1ª pior linha: fila para entrar na fila
Quem acompanha o embarque da linha 5110/10 (que vai do Terminal São Mateus, na Zona Leste, ao Terminal Mercado, no centro, em cerca de uma hora) tem uma aula de auto-organização logo nas primeiras horas da manhã. Nos períodos de pico, quando são disponibilizados os carros biarticulados, os passageiros costumam fazer quatro, cinco, seis filas para que os integrantes de cada grupo consigam viajar sentados (chegam a esperar meia hora para isso). Bastam poucos pontos de viagem, porém, para o efeito “sardinha enlatada” se materializar. Com um trajeto de 20 quilômetros, o ramal é o que mais recebeu reclamações na SPTrans neste ano: foram 247 de janeiro a outubro, a maioria por intervalo excessivo (muita espera no ponto) ou porque o motorista não respeitou os pedidos de parada. Para piorar, o trecho que é feito pela Avenida Professor Luís Inácio de Anhaia Mello sofre a interferência das obras do monotrilho. Usuário há dois anos, o analista de sistemas Diego Bento, de 28 anos, passa todo dia por esse périplo. Como mora em São Mateus, caminha até o terminal e, quase sempre, consegue fazer a viagem de ida sentado. No retorno, isso é impossível. “O ônibus sai muito cheio e, quando chega ao meu ponto, simplesmente não dá para entrar”, conta. Por isso, ele desistiu da linha 5110/10 na volta para casa. “Pego outro carro, que faz um caminho 6 quilômetros mais longo, pela Radial Leste. Mas ao menos dá para entrar.” Questionada, a Via Sul afirma treinar regularmente seus operadores e assegura que as queixas costumam originar sanções disciplinares internas.

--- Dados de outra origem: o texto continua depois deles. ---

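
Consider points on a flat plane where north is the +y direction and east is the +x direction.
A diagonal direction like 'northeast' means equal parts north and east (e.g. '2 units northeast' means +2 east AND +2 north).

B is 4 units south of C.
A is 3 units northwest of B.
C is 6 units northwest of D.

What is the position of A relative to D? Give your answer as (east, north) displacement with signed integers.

Place D at the origin (east=0, north=0).
  C is 6 units northwest of D: delta (east=-6, north=+6); C at (east=-6, north=6).
  B is 4 units south of C: delta (east=+0, north=-4); B at (east=-6, north=2).
  A is 3 units northwest of B: delta (east=-3, north=+3); A at (east=-9, north=5).
Therefore A relative to D: (east=-9, north=5).

Answer: A is at (east=-9, north=5) relative to D.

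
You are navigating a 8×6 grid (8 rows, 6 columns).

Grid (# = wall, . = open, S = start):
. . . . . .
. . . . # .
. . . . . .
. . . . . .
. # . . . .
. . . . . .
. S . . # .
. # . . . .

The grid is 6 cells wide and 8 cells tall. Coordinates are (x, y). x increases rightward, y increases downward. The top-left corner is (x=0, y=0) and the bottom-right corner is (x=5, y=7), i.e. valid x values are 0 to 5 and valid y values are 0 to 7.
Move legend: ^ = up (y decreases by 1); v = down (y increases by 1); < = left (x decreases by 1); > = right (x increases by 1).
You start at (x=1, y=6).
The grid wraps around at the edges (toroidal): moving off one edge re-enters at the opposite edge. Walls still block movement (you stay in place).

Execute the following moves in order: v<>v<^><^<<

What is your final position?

Answer: Final position: (x=4, y=4)

Derivation:
Start: (x=1, y=6)
  v (down): blocked, stay at (x=1, y=6)
  < (left): (x=1, y=6) -> (x=0, y=6)
  > (right): (x=0, y=6) -> (x=1, y=6)
  v (down): blocked, stay at (x=1, y=6)
  < (left): (x=1, y=6) -> (x=0, y=6)
  ^ (up): (x=0, y=6) -> (x=0, y=5)
  > (right): (x=0, y=5) -> (x=1, y=5)
  < (left): (x=1, y=5) -> (x=0, y=5)
  ^ (up): (x=0, y=5) -> (x=0, y=4)
  < (left): (x=0, y=4) -> (x=5, y=4)
  < (left): (x=5, y=4) -> (x=4, y=4)
Final: (x=4, y=4)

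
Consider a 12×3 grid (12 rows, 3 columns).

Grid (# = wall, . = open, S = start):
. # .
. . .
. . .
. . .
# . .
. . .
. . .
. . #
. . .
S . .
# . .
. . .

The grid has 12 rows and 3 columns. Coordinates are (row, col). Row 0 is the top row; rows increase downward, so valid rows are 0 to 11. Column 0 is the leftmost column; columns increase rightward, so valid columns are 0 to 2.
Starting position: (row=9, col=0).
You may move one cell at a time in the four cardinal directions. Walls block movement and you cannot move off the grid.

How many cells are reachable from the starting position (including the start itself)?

Answer: Reachable cells: 32

Derivation:
BFS flood-fill from (row=9, col=0):
  Distance 0: (row=9, col=0)
  Distance 1: (row=8, col=0), (row=9, col=1)
  Distance 2: (row=7, col=0), (row=8, col=1), (row=9, col=2), (row=10, col=1)
  Distance 3: (row=6, col=0), (row=7, col=1), (row=8, col=2), (row=10, col=2), (row=11, col=1)
  Distance 4: (row=5, col=0), (row=6, col=1), (row=11, col=0), (row=11, col=2)
  Distance 5: (row=5, col=1), (row=6, col=2)
  Distance 6: (row=4, col=1), (row=5, col=2)
  Distance 7: (row=3, col=1), (row=4, col=2)
  Distance 8: (row=2, col=1), (row=3, col=0), (row=3, col=2)
  Distance 9: (row=1, col=1), (row=2, col=0), (row=2, col=2)
  Distance 10: (row=1, col=0), (row=1, col=2)
  Distance 11: (row=0, col=0), (row=0, col=2)
Total reachable: 32 (grid has 32 open cells total)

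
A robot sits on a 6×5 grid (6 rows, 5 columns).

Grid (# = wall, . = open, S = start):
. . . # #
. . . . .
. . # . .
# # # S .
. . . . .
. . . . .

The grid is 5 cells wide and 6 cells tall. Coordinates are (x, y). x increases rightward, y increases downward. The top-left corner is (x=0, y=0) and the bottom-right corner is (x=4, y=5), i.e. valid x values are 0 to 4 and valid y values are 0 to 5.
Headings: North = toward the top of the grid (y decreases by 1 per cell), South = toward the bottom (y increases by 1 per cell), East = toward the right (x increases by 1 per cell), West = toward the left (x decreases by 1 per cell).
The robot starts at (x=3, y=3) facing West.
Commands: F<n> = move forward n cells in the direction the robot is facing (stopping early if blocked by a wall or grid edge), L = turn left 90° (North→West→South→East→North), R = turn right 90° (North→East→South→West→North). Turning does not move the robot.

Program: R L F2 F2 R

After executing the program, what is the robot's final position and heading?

Answer: Final position: (x=3, y=3), facing North

Derivation:
Start: (x=3, y=3), facing West
  R: turn right, now facing North
  L: turn left, now facing West
  F2: move forward 0/2 (blocked), now at (x=3, y=3)
  F2: move forward 0/2 (blocked), now at (x=3, y=3)
  R: turn right, now facing North
Final: (x=3, y=3), facing North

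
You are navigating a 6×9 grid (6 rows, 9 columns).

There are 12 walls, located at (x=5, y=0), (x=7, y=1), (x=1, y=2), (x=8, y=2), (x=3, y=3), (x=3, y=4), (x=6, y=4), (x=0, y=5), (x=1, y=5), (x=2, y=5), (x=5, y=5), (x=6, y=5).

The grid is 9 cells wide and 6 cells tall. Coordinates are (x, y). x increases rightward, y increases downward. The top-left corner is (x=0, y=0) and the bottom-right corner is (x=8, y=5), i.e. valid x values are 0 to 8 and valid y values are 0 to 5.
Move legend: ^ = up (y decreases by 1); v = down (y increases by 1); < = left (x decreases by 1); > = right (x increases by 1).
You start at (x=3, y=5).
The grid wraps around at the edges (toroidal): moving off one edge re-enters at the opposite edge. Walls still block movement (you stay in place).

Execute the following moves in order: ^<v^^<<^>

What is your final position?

Start: (x=3, y=5)
  ^ (up): blocked, stay at (x=3, y=5)
  < (left): blocked, stay at (x=3, y=5)
  v (down): (x=3, y=5) -> (x=3, y=0)
  ^ (up): (x=3, y=0) -> (x=3, y=5)
  ^ (up): blocked, stay at (x=3, y=5)
  < (left): blocked, stay at (x=3, y=5)
  < (left): blocked, stay at (x=3, y=5)
  ^ (up): blocked, stay at (x=3, y=5)
  > (right): (x=3, y=5) -> (x=4, y=5)
Final: (x=4, y=5)

Answer: Final position: (x=4, y=5)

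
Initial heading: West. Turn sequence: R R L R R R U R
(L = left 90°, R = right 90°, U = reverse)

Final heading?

Answer: Final heading: South

Derivation:
Start: West
  R (right (90° clockwise)) -> North
  R (right (90° clockwise)) -> East
  L (left (90° counter-clockwise)) -> North
  R (right (90° clockwise)) -> East
  R (right (90° clockwise)) -> South
  R (right (90° clockwise)) -> West
  U (U-turn (180°)) -> East
  R (right (90° clockwise)) -> South
Final: South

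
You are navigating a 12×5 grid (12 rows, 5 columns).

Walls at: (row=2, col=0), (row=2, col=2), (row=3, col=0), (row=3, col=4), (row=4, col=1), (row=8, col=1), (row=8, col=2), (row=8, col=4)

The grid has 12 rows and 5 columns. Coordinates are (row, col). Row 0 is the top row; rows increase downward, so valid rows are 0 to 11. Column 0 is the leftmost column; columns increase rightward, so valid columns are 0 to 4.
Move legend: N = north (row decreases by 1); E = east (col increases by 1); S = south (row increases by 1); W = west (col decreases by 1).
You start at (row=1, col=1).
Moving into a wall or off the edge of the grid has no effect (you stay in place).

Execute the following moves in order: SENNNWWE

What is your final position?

Answer: Final position: (row=0, col=1)

Derivation:
Start: (row=1, col=1)
  S (south): (row=1, col=1) -> (row=2, col=1)
  E (east): blocked, stay at (row=2, col=1)
  N (north): (row=2, col=1) -> (row=1, col=1)
  N (north): (row=1, col=1) -> (row=0, col=1)
  N (north): blocked, stay at (row=0, col=1)
  W (west): (row=0, col=1) -> (row=0, col=0)
  W (west): blocked, stay at (row=0, col=0)
  E (east): (row=0, col=0) -> (row=0, col=1)
Final: (row=0, col=1)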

2ª pior linha: o terror dos motoristas
A linha 4312/10 foi apontada como a segunda em número de reclamações dos passageiros (233 queixas de janeiro a outubro), mas também é muito criticada pelos motoristas. Ela percorre 21 quilômetros do Jardim Marília, na Zona Leste, até o Terminal Parque D. Pedro II, no centro. No ponto final, a estrutura é bastante falha. Não há teto nem bancos. Como não existe banheiro, os condutores costumam usar copos plásticos na hora do aperto. Para esquentarem a marmita, eles contam ter feito recentemente uma vaquinha e adquirido um forno de micro-ondas, instalado dentro de uma guarita. Para piorar, às vezes o veículo quebra no caminho, o que passageiros relatam acontecer com frequência nas subidas íngremes. A empresa VIP diz que planeja aumentar o número de carros do trajeto, de dezoito para vinte, no início de 2015, a fim de aliviar a lotação.
3ª pior linha: passageiros amassados e “umas baratinhas”
“Meus chefes exigem pontualidade, mas com isto aqui fica impossível”, dizia Stefanie Oliveira, de 20 anos, atendente de telemarketing, ao subir na última terça (9) em um ônibus da linha 637A/10, que liga o Terminal Jardim Ângela, na Zona Sul, ao de Pinheiros, na Zona Oeste (232 reclamações). Naquela terça, ela acordou às 5 horas, aguardou 45 minutos na fila, para embarcar às 7 horas, e não conseguiu lugar para sentar. O ápice do desconforto aconteceu na Estrada do M’Boi Mirim. Logo no segundo ponto, as pessoas disputavam até os degraus da escada para usar como assento. Como jamais se pode partir com as portas abertas, um fiscal empurrava quem havia subido, como se tentasse fechar uma mala cheia. Eliana de Jesus, empregada doméstica, que há doze faz esse trajeto, diz: “Os ônibus foram ficando maiores e mais amplos, mas ainda há umas baratinhas andando pelas paredes”. Um dos motoristas do percurso, pelo qual passam 40 000 pessoas por dia, desabafa: “Sou xingado pelos passageiros, que acham que sou o responsável pela superlotação”. A viação VIP também afirma que faz treinamentos constantes com os condutores e ressalta o trânsito ruim dos trechos por onde seus veículos passam.